What was once the realm of magicians had — with the help of breakthroughs like the discovery of DNA — become a more legitimate pursuit. And yet, even among some of the era’s most esteemed scientists, the old eccentric diversions continued apace. Alexander Bogomolets, once the head of National Academy of Sciences of Ukraine, for example, developed a serum made from horse blood and cadaver marrow that he believed would allow one to “live to the age of 150 years.” And Alexis Carrel, a Nobel Prize-winning biologist, claimed to have kept alive the tissue of a chicken heart for years.
There was also Linus Pauling, one of the founders of molecular biology and a winner of the Nobel Prize in Chemistry, who for much of his career also promoted megadoses of vitamin C as a way to prevent 75 percent of cancers and extend life to the elusive age of 150. By the time Pauling died of cancer in 1994, at 93, his longevity research had been, in the eyes of many, discredited.

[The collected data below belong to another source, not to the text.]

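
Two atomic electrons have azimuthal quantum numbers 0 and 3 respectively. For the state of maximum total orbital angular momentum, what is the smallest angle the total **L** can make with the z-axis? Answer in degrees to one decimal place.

Angular momentum addition gives L = |l₁ − l₂|, …, l₁ + l₂.
So L can be 3.
The maximum is L = 3, with |L_tot| = ℏ√(3·4) = 2√3 ℏ.
The minimum angle with z is arccos(3/√12) ≈ 30.0°.

θ_min ≈ 30.0°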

Immortality, as the old stories warned, may be a doomed endeavor. But the pursuit of a longer life is unlikely to stop soon. As one Catholic priest noted in New York City in 1927, when he observed his followers’ intractable desire to skirt death, “Men have always been interested in the prolonging of their lives, no matter how wretched and unfortunate their lives have been.” Researchers at Harvard and Oxford recently tried to gauge that interest in the marketplace today. They estimated that the total value of any scientific breakthrough that added another decade to global life expectancy would be worth $367 trillion.
But here, too, the ancients advised caution. The Roman writer Pliny the Elder told of a time when there was no shortage of men who had survived well into their 800s. So tired with life did they become, he said, that they tossed themselves in the sea.